[Nml-wg] NML-NSI integration

Roman Łapacz romradz at man.poznan.pl
Fri Feb 17 10:45:28 EST 2012


W dniu 2012-02-17 16:28, Freek Dijkstra pisze:
> Hi all,
>
> A port can have many properties. It can be abstract, Ethernet, (NSI)
> domain boundary port, have restricted access, be part of a link bundle.
>
> What I want to avoid is having to deal with namespaces and objects such
> as<nml-nsi-ethernet-restricted-lacp:port>
>
>> If we allow adding new tags as extensions in any place in the structure
>> then we don't have too much control over the structure. Generic parsers
>> will not know how to interpret such unexpected (not included in the base
>> NML schema) changes. On the contrary, namespaces as extensions allow
>> parsers to, at least, understand their standard properties, others would
>> be ignored. The structures defined in the base NML schema are still
>> followed. (Of course it is possible to define a schema in such way that
>> any element could be inserted in any place but I don't think it's the
>> right direction).
> The RNC schema you created last year DID allow arbitrary elements inside
> NML elements.
>
> I think I misunderstand you.
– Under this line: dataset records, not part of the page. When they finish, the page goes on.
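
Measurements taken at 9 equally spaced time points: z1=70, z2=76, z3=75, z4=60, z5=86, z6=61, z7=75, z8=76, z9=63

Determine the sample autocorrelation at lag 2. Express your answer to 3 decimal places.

Mean z̄ = (70 + 76 + 75 + 60 + 86 + 61 + 75 + 76 + 63)/9 = 71.3333
Σ(z_t−z̄)(z_{t+2}−z̄) = (-4.8889) + (-52.8889) + (53.7778) + (117.1111) + (53.7778) + (-48.2222) + (-30.5556) = 88.1111
Denominator Σ(z_t−z̄)² = 592.0000
r_2 = 88.1111 / 592.0000 = 0.149

0.149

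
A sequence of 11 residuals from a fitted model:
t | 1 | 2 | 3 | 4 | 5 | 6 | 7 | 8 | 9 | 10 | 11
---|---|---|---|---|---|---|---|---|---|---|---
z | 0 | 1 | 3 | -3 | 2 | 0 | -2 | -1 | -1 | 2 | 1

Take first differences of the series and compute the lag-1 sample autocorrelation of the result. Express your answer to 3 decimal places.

-0.602

First differences Δz: 1, 2, -6, 5, -2, -2, 1, 0, 3, -1
Mean of differences = 0.1000
Numerator Σ(Δz_t−Δz̄)(Δz_{t+1}−Δz̄) = -51.1100
Denominator Σ(Δz_t−Δz̄)² = 84.9000
r_1(Δz) = -51.1100 / 84.9000 = -0.602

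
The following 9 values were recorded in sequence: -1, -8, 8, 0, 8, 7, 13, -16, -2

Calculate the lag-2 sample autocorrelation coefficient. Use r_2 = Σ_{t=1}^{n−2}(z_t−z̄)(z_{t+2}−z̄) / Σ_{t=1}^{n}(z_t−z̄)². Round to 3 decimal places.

-0.024

Mean z̄ = (-1 − 8 + 8 + 0 + 8 + 7 + 13 − 16 − 2)/9 = 1.0000
Σ(z_t−z̄)(z_{t+2}−z̄) = (-14.0000) + (9.0000) + (49.0000) + (-6.0000) + (84.0000) + (-102.0000) + (-36.0000) = -16.0000
Denominator Σ(z_t−z̄)² = 662.0000
r_2 = -16.0000 / 662.0000 = -0.024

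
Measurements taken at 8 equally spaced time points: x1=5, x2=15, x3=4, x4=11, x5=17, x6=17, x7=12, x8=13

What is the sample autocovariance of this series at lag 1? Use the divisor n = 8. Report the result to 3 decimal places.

Mean x̄ = (5 + 15 + 4 + 11 + 17 + 17 + 12 + 13)/8 = 11.7500
Deviations: -6.7500, 3.2500, -7.7500, -0.7500, 5.2500, 5.2500, 0.2500, 1.2500
Σ_{t=1}^{7}(x_t−x̄)(x_{t+1}−x̄) = -16.0625
γ_1 = -16.0625 / 8 = -2.008

-2.008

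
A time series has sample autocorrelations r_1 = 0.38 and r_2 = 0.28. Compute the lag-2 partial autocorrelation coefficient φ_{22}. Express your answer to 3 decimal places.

0.158

φ_{22} = (r_2 − r_1²) / (1 − r_1²)
r_1² = (0.38)² = 0.1444
Numerator = 0.28 − 0.1444 = 0.1356; denominator = 1 − 0.1444 = 0.8556
φ_{22} = 0.1356 / 0.8556 = 0.158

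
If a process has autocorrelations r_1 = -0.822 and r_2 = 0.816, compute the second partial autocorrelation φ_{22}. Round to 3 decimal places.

φ_{22} = (r_2 − r_1²) / (1 − r_1²)
r_1² = (-0.822)² = 0.675684
Numerator = 0.816 − 0.6757 = 0.1403; denominator = 1 − 0.6757 = 0.3243
φ_{22} = 0.1403 / 0.3243 = 0.433

0.433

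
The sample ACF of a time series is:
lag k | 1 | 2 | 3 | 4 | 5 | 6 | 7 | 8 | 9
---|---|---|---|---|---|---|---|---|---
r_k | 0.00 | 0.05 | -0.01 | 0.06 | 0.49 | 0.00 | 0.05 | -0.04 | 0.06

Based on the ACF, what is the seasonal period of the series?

5

The largest autocorrelation is r_5 = 0.49; the remaining lags stay at or below 0.06.
The dominant spike at lag 5 indicates a seasonal period of 5.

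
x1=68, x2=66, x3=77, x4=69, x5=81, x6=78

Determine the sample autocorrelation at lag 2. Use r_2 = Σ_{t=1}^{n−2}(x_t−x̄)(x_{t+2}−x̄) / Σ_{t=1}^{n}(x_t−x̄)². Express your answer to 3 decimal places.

Mean x̄ = (68 + 66 + 77 + 69 + 81 + 78)/6 = 73.1667
Deviations from mean: -5.1667, -7.1667, 3.8333, -4.1667, 7.8333, 4.8333
Numerator Σ_{t=1}^{4}(x_t−x̄)(x_{t+2}−x̄) = 19.9444
Denominator Σ(x_t−x̄)² = 194.8333
r_2 = 19.9444 / 194.8333 = 0.102

0.102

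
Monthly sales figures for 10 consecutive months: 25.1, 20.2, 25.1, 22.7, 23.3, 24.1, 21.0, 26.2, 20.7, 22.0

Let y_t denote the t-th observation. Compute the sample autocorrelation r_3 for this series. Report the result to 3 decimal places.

Mean ȳ = (25.1 + 20.2 + 25.1 + 22.7 + 23.3 + 24.1 + 21.0 + 26.2 + 20.7 + 22.0)/10 = 23.0400
Numerator Σ_{t=1}^{7}(y_t−ȳ)(y_{t+3}−ȳ) = 1.9012
Denominator Σ(y_t−ȳ)² = 38.5640
r_3 = 1.9012 / 38.5640 = 0.049

0.049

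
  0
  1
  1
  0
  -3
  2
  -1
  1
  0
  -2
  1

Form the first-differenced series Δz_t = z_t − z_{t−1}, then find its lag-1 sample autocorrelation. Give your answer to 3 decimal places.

-0.615

First differences Δz: 1, 0, -1, -3, 5, -3, 2, -1, -2, 3
Mean of differences = 0.1000
Numerator Σ(Δz_t−Δz̄)(Δz_{t+1}−Δz̄) = -38.7100
Denominator Σ(Δz_t−Δz̄)² = 62.9000
r_1(Δz) = -38.7100 / 62.9000 = -0.615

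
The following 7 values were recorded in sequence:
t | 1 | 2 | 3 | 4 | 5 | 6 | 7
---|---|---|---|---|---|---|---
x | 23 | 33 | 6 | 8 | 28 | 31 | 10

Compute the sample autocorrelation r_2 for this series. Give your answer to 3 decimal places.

-0.653

Mean x̄ = (23 + 33 + 6 + 8 + 28 + 31 + 10)/7 = 19.8571
Deviations from mean: 3.1429, 13.1429, -13.8571, -11.8571, 8.1429, 11.1429, -9.8571
Σ(x_t−x̄)(x_{t+2}−x̄) = (-43.5510) + (-155.8367) + (-112.8367) + (-132.1224) + (-80.2653) = -524.6122
Denominator Σ(x_t−x̄)² = 802.8571
r_2 = -524.6122 / 802.8571 = -0.653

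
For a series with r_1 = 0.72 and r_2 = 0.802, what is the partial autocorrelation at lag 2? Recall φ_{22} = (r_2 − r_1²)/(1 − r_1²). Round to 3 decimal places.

φ_{22} = (r_2 − r_1²) / (1 − r_1²)
r_1² = (0.72)² = 0.5184
Numerator = 0.802 − 0.5184 = 0.2836; denominator = 1 − 0.5184 = 0.4816
φ_{22} = 0.2836 / 0.4816 = 0.589

0.589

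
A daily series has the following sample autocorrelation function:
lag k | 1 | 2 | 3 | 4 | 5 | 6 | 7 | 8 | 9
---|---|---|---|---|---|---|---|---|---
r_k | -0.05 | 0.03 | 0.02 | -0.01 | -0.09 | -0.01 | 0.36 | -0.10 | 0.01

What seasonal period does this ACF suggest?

The largest autocorrelation is r_7 = 0.36; the remaining lags stay at or below 0.03.
The dominant spike at lag 7 indicates a seasonal period of 7.

7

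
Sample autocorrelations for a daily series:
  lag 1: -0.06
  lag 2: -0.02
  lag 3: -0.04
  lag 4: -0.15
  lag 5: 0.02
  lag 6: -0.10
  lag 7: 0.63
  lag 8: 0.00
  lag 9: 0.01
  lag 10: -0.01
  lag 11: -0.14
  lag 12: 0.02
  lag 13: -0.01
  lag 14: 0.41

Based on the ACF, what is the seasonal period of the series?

7

The largest autocorrelation is r_7 = 0.63, with a weaker echo at lag 14 (0.41); the remaining lags stay at or below 0.02.
The dominant spike at lag 7 indicates a seasonal period of 7.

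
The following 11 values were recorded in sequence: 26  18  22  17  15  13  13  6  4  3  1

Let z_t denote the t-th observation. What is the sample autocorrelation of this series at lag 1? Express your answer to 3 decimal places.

0.636

Mean z̄ = (26 + 18 + 22 + 17 + 15 + 13 + 13 + 6 + 4 + 3 + 1)/11 = 12.5455
Numerator Σ_{t=1}^{10}(z_t−z̄)(z_{t+1}−z̄) = 424.0661
Denominator Σ(z_t−z̄)² = 666.7273
r_1 = 424.0661 / 666.7273 = 0.636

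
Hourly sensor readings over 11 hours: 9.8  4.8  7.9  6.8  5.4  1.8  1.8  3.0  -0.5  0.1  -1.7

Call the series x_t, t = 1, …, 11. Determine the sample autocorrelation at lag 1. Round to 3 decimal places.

Mean x̄ = (9.8 + 4.8 + 7.9 + 6.8 + 5.4 + 1.8 + 1.8 + 3.0 − 0.5 + 0.1 − 1.7)/11 = 3.5636
Numerator Σ_{t=1}^{10}(x_t−x̄)(x_{t+1}−x̄) = 68.5114
Denominator Σ(x_t−x̄)² = 135.8255
r_1 = 68.5114 / 135.8255 = 0.504

0.504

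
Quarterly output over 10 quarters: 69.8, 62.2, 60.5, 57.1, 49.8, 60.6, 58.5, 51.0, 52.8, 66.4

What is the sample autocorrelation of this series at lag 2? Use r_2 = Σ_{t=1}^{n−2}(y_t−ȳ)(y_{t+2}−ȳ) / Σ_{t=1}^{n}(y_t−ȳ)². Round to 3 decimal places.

Mean ȳ = (69.8 + 62.2 + 60.5 + 57.1 + 49.8 + 60.6 + 58.5 + 51.0 + 52.8 + 66.4)/10 = 58.8700
Numerator Σ_{t=1}^{8}(y_t−ȳ)(y_{t+2}−ȳ) = -73.1988
Denominator Σ(y_t−ȳ)² = 377.2210
r_2 = -73.1988 / 377.2210 = -0.194

-0.194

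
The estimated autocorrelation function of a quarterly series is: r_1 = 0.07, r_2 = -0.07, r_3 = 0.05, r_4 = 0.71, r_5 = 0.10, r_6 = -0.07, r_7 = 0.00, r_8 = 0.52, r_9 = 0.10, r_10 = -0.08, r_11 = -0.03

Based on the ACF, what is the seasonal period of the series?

4

The largest autocorrelation is r_4 = 0.71, with a weaker echo at lag 8 (0.52); the remaining lags stay at or below 0.10.
The dominant spike at lag 4 indicates a seasonal period of 4.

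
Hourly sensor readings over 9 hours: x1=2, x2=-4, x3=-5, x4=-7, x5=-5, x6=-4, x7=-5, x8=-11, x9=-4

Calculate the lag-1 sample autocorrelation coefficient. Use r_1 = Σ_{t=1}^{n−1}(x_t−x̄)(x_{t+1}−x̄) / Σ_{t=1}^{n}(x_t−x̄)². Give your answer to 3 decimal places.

Mean x̄ = (2 − 4 − 5 − 7 − 5 − 4 − 5 − 11 − 4)/9 = -4.7778
Numerator Σ_{t=1}^{8}(x_t−x̄)(x_{t+1}−x̄) = 2.2840
Denominator Σ(x_t−x̄)² = 91.5556
r_1 = 2.2840 / 91.5556 = 0.025

0.025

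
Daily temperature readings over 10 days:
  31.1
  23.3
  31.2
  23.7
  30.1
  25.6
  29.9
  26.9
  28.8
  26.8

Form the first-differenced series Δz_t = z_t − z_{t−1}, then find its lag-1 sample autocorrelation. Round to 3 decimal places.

First differences Δz: -7.8, 7.9, -7.5, 6.4, -4.5, 4.3, -3.0, 1.9, -2.0
Mean of differences = -0.4778
Numerator Σ(Δz_t−Δz̄)(Δz_{t+1}−Δz̄) = -237.0205
Denominator Σ(Δz_t−Δz̄)² = 273.7556
r_1(Δz) = -237.0205 / 273.7556 = -0.866

-0.866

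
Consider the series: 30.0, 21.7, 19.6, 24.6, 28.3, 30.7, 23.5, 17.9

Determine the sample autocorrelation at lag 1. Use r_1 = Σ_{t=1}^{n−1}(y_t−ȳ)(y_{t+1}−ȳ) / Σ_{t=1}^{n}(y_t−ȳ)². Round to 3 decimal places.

0.139

Mean ȳ = (30.0 + 21.7 + 19.6 + 24.6 + 28.3 + 30.7 + 23.5 + 17.9)/8 = 24.5375
Deviations from mean: 5.4625, -2.8375, -4.9375, 0.0625, 3.7625, 6.1625, -1.0375, -6.6375
Σ(y_t−ȳ)(y_{t+1}−ȳ) = (-15.4998) + (14.0102) + (-0.3086) + (0.2352) + (23.1864) + (-6.3936) + (6.8864) = 22.1161
Denominator Σ(y_t−ȳ)² = 159.5388
r_1 = 22.1161 / 159.5388 = 0.139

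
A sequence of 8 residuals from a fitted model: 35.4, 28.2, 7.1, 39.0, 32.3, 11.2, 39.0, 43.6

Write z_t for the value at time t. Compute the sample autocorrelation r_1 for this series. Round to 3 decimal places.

-0.203

Mean z̄ = (35.4 + 28.2 + 7.1 + 39.0 + 32.3 + 11.2 + 39.0 + 43.6)/8 = 29.4750
Σ(z_t−z̄)(z_{t+1}−z̄) = (-7.5544) + (28.5281) + (-213.1219) + (26.9081) + (-51.6269) + (-174.0694) + (134.5406) = -256.3956
Denominator Σ(z_t−z̄)² = 1260.2950
r_1 = -256.3956 / 1260.2950 = -0.203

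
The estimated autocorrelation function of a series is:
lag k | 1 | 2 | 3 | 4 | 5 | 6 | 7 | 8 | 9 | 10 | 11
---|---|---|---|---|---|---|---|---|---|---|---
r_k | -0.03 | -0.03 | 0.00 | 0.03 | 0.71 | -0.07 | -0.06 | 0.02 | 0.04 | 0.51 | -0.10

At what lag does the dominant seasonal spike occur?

5

The largest autocorrelation is r_5 = 0.71, with a weaker echo at lag 10 (0.51); the remaining lags stay at or below 0.04.
The dominant spike at lag 5 indicates a seasonal period of 5.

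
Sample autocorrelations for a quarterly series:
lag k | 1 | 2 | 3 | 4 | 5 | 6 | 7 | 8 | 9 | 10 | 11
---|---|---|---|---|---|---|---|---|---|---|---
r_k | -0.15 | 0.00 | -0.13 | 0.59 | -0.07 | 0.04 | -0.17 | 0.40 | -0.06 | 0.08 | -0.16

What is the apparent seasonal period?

The largest autocorrelation is r_4 = 0.59, with a weaker echo at lag 8 (0.40); the remaining lags stay at or below 0.08.
The dominant spike at lag 4 indicates a seasonal period of 4.

4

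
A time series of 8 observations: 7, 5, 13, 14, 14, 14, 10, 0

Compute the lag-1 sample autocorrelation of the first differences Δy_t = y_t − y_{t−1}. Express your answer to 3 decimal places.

0.202

First differences Δy: -2, 8, 1, 0, 0, -4, -10
Mean of differences = -1.0000
Numerator Σ(Δy_t−Δȳ)(Δy_{t+1}−Δȳ) = 36.0000
Denominator Σ(Δy_t−Δȳ)² = 178.0000
r_1(Δy) = 36.0000 / 178.0000 = 0.202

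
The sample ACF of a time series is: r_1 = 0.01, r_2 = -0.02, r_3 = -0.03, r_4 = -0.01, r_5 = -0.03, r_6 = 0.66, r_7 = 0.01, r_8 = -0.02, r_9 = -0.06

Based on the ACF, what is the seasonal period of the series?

The largest autocorrelation is r_6 = 0.66; the remaining lags stay at or below 0.01.
The dominant spike at lag 6 indicates a seasonal period of 6.

6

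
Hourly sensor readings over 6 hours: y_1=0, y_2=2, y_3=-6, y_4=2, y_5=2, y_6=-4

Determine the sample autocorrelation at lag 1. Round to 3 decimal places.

-0.464

Mean ȳ = (0 + 2 − 6 + 2 + 2 − 4)/6 = -0.6667
Deviations from mean: 0.6667, 2.6667, -5.3333, 2.6667, 2.6667, -3.3333
Numerator Σ_{t=1}^{5}(y_t−ȳ)(y_{t+1}−ȳ) = -28.4444
Denominator Σ(y_t−ȳ)² = 61.3333
r_1 = -28.4444 / 61.3333 = -0.464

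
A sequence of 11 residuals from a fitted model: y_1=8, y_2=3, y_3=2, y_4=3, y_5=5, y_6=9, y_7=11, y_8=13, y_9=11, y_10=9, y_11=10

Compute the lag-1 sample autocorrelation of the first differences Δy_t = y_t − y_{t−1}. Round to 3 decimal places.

First differences Δy: -5, -1, 1, 2, 4, 2, 2, -2, -2, 1
Mean of differences = 0.2000
Numerator Σ(Δy_t−Δȳ)(Δy_{t+1}−Δȳ) = 22.7600
Denominator Σ(Δy_t−Δȳ)² = 63.6000
r_1(Δy) = 22.7600 / 63.6000 = 0.358

0.358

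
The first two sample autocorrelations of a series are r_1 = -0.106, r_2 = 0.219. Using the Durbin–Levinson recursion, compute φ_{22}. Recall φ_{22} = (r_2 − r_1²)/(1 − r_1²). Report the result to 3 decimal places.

φ_{22} = (r_2 − r_1²) / (1 − r_1²)
r_1² = (-0.106)² = 0.011236
Numerator = 0.219 − 0.0112 = 0.2078; denominator = 1 − 0.0112 = 0.9888
φ_{22} = 0.2078 / 0.9888 = 0.210

0.210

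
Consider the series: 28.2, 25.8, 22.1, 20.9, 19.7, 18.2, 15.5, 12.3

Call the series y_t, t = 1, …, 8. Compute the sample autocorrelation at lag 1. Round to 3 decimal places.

Mean ȳ = (28.2 + 25.8 + 22.1 + 20.9 + 19.7 + 18.2 + 15.5 + 12.3)/8 = 20.3375
Deviations from mean: 7.8625, 5.4625, 1.7625, 0.5625, -0.6375, -2.1375, -4.8375, -8.0375
Numerator Σ_{t=1}^{7}(y_t−ȳ)(y_{t+1}−ȳ) = 103.7936
Denominator Σ(y_t−ȳ)² = 188.0588
r_1 = 103.7936 / 188.0588 = 0.552

0.552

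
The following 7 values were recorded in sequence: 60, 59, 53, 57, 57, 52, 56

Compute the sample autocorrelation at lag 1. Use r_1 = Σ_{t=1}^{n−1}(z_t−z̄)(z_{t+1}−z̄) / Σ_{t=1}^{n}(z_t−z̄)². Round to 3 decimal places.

-0.049

Mean z̄ = (60 + 59 + 53 + 57 + 57 + 52 + 56)/7 = 56.2857
Deviations from mean: 3.7143, 2.7143, -3.2857, 0.7143, 0.7143, -4.2857, -0.2857
Σ(z_t−z̄)(z_{t+1}−z̄) = (10.0816) + (-8.9184) + (-2.3469) + (0.5102) + (-3.0612) + (1.2245) = -2.5102
Denominator Σ(z_t−z̄)² = 51.4286
r_1 = -2.5102 / 51.4286 = -0.049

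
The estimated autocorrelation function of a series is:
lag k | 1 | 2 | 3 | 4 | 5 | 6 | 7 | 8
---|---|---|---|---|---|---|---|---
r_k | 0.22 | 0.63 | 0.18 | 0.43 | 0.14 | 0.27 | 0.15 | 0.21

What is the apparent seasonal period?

2

The largest autocorrelation is r_2 = 0.63, with weaker echoes at lags 4 (0.43) and 6 (0.27); the remaining lags stay at or below 0.22.
The dominant spike at lag 2 indicates a seasonal period of 2.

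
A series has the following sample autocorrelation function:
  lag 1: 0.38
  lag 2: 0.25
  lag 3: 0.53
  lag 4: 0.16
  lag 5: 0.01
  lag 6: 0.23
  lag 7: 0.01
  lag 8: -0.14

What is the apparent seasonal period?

3

The largest autocorrelation is r_3 = 0.53; the remaining lags stay at or below 0.38. The elevated value at lag 1 (0.38), dropping to 0.25 at lag 2, reflects decaying short-term dependence rather than seasonality.
The dominant spike at lag 3 indicates a seasonal period of 3.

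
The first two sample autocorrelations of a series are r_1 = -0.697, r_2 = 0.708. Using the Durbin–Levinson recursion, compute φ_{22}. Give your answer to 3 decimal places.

0.432

φ_{22} = (r_2 − r_1²) / (1 − r_1²)
r_1² = (-0.697)² = 0.485809
Numerator = 0.708 − 0.4858 = 0.2222; denominator = 1 − 0.4858 = 0.5142
φ_{22} = 0.2222 / 0.5142 = 0.432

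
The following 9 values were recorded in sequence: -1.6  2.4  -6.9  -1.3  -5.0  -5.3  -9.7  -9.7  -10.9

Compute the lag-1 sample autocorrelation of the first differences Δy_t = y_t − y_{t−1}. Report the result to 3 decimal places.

-0.780

First differences Δy: 4.0, -9.3, 5.6, -3.7, -0.3, -4.4, 0.0, -1.2
Mean of differences = -1.1625
Numerator Σ(Δy_t−Δȳ)(Δy_{t+1}−Δȳ) = -122.9877
Denominator Σ(Δy_t−Δȳ)² = 157.6188
r_1(Δy) = -122.9877 / 157.6188 = -0.780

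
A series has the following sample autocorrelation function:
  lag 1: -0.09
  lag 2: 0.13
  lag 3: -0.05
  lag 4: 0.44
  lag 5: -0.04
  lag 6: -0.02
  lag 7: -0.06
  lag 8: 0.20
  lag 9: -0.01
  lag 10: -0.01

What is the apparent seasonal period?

4

The largest autocorrelation is r_4 = 0.44, with a weaker echo at lag 8 (0.20); the remaining lags stay at or below 0.13.
The dominant spike at lag 4 indicates a seasonal period of 4.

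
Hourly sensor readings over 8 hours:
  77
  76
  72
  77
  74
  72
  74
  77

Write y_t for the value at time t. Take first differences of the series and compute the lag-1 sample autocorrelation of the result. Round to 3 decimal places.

-0.338

First differences Δy: -1, -4, 5, -3, -2, 2, 3
Mean of differences = 0.0000
Numerator Σ(Δy_t−Δȳ)(Δy_{t+1}−Δȳ) = -23.0000
Denominator Σ(Δy_t−Δȳ)² = 68.0000
r_1(Δy) = -23.0000 / 68.0000 = -0.338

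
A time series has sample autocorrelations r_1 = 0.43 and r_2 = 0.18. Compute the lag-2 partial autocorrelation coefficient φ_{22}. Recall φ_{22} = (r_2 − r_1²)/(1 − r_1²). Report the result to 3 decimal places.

-0.006

φ_{22} = (r_2 − r_1²) / (1 − r_1²)
r_1² = (0.43)² = 0.1849
Numerator = 0.18 − 0.1849 = -0.0049; denominator = 1 − 0.1849 = 0.8151
φ_{22} = -0.0049 / 0.8151 = -0.006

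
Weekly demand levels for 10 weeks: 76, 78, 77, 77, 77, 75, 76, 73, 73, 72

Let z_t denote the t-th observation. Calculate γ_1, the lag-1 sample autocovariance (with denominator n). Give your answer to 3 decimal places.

2.244

Mean z̄ = (76 + 78 + 77 + 77 + 77 + 75 + 76 + 73 + 73 + 72)/10 = 75.4000
Σ_{t=1}^{9}(z_t−z̄)(z_{t+1}−z̄) = 22.4400
γ_1 = 22.4400 / 10 = 2.244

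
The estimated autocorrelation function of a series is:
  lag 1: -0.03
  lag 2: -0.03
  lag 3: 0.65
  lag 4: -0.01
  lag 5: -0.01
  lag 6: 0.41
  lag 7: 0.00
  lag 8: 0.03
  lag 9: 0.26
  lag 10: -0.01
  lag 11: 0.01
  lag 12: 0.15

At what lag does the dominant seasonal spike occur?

The largest autocorrelation is r_3 = 0.65, with weaker echoes at lags 6 (0.41), 9 (0.26) and 12 (0.15); the remaining lags stay at or below 0.03.
The dominant spike at lag 3 indicates a seasonal period of 3.

3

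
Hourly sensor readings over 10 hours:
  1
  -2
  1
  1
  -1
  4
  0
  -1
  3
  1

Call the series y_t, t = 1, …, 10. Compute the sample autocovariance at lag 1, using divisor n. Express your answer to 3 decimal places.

-1.199

Mean ȳ = (1 − 2 + 1 + 1 − 1 + 4 + 0 − 1 + 3 + 1)/10 = 0.7000
Σ_{t=1}^{9}(y_t−ȳ)(y_{t+1}−ȳ) = -11.9900
γ_1 = -11.9900 / 10 = -1.199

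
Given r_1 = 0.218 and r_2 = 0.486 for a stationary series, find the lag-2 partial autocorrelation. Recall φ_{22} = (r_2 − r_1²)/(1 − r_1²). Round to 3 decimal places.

0.460

φ_{22} = (r_2 − r_1²) / (1 − r_1²)
r_1² = (0.218)² = 0.047524
Numerator = 0.486 − 0.0475 = 0.4385; denominator = 1 − 0.0475 = 0.9525
φ_{22} = 0.4385 / 0.9525 = 0.460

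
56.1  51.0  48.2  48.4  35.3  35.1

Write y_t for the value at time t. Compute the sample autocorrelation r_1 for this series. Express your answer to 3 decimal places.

0.425

Mean ȳ = (56.1 + 51.0 + 48.2 + 48.4 + 35.3 + 35.1)/6 = 45.6833
Deviations from mean: 10.4167, 5.3167, 2.5167, 2.7167, -10.3833, -10.5833
Σ(y_t−ȳ)(y_{t+1}−ȳ) = (55.3819) + (13.3803) + (6.8369) + (-28.2081) + (109.8903) = 157.2814
Denominator Σ(y_t−ȳ)² = 370.3083
r_1 = 157.2814 / 370.3083 = 0.425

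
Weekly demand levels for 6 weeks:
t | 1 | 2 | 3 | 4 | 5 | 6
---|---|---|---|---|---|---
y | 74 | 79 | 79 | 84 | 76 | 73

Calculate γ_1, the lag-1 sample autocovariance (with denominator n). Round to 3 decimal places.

Mean ȳ = (74 + 79 + 79 + 84 + 76 + 73)/6 = 77.5000
Deviations: -3.5000, 1.5000, 1.5000, 6.5000, -1.5000, -4.5000
Σ_{t=1}^{5}(y_t−ȳ)(y_{t+1}−ȳ) = 3.7500
γ_1 = 3.7500 / 6 = 0.625

0.625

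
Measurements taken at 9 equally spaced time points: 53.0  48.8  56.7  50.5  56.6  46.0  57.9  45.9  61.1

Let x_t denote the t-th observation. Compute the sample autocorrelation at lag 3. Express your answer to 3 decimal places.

Mean x̄ = (53.0 + 48.8 + 56.7 + 50.5 + 56.6 + 46.0 + 57.9 + 45.9 + 61.1)/9 = 52.9444
Numerator Σ_{t=1}^{6}(x_t−x̄)(x_{t+3}−x̄) = -135.8670
Denominator Σ(x_t−x̄)² = 239.5422
r_3 = -135.8670 / 239.5422 = -0.567

-0.567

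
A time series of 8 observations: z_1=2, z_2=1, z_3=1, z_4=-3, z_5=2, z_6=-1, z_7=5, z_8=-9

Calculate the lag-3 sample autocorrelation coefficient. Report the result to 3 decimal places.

Mean z̄ = (2 + 1 + 1 − 3 + 2 − 1 + 5 − 9)/8 = -0.2500
Deviations from mean: 2.2500, 1.2500, 1.2500, -2.7500, 2.2500, -0.7500, 5.2500, -8.7500
Σ(z_t−z̄)(z_{t+3}−z̄) = (-6.1875) + (2.8125) + (-0.9375) + (-14.4375) + (-19.6875) = -38.4375
Denominator Σ(z_t−z̄)² = 125.5000
r_3 = -38.4375 / 125.5000 = -0.306

-0.306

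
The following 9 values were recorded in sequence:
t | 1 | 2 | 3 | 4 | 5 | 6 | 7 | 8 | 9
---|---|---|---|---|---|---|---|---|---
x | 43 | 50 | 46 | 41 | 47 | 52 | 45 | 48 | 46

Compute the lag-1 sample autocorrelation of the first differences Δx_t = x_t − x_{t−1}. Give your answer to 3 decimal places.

First differences Δx: 7, -4, -5, 6, 5, -7, 3, -2
Mean of differences = 0.3750
Numerator Σ(Δx_t−Δx̄)(Δx_{t+1}−Δx̄) = -69.3906
Denominator Σ(Δx_t−Δx̄)² = 211.8750
r_1(Δx) = -69.3906 / 211.8750 = -0.328

-0.328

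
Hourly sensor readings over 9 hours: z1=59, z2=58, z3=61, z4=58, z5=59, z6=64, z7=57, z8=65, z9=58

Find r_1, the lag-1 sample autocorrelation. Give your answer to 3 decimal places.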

In particular, I do not understand the
> sentence "namespaces as extensions allow parsers to, at least,
> understand their standard properties."
>

a very simple example

<nml-ext:x>
<nml:y></nml:y>
<nml-ext:z></nml-ext:z>
</nml-ext:x>

A parser which does not understand the nml-ext extension/namespace would 
treat x as nml:x (of course if nml:x exsits) and ignore nml-ext:z.


Roman


> Are you talking about chameleon namespaces?
>
> I assume that:
>
> * NML elements can contain arbitrary child elements, from the NML or
> other namespace
> * if a parser encounters an unknown element from a known namespace, it
> should stop and return an error
> * if a parser encounters an element from a unknown namespace, it should
> ignore it (or -if we define chameleon namespaces- interpret as if it was
> part of the base namespace)
> (Note that in this case, I'm unclear how a parser should distinguish
> between a chameleon namespace and a proprietary namespace which can
> safely be ignored.)
>
> Could you perhaps give an example of a message containing NML and NSI
> information, and explain how a parser which only understands NML sees
> it, and how a parsers understands both NML and NSI sees it, and if
> either should ignore unknown elements or stop and return an error?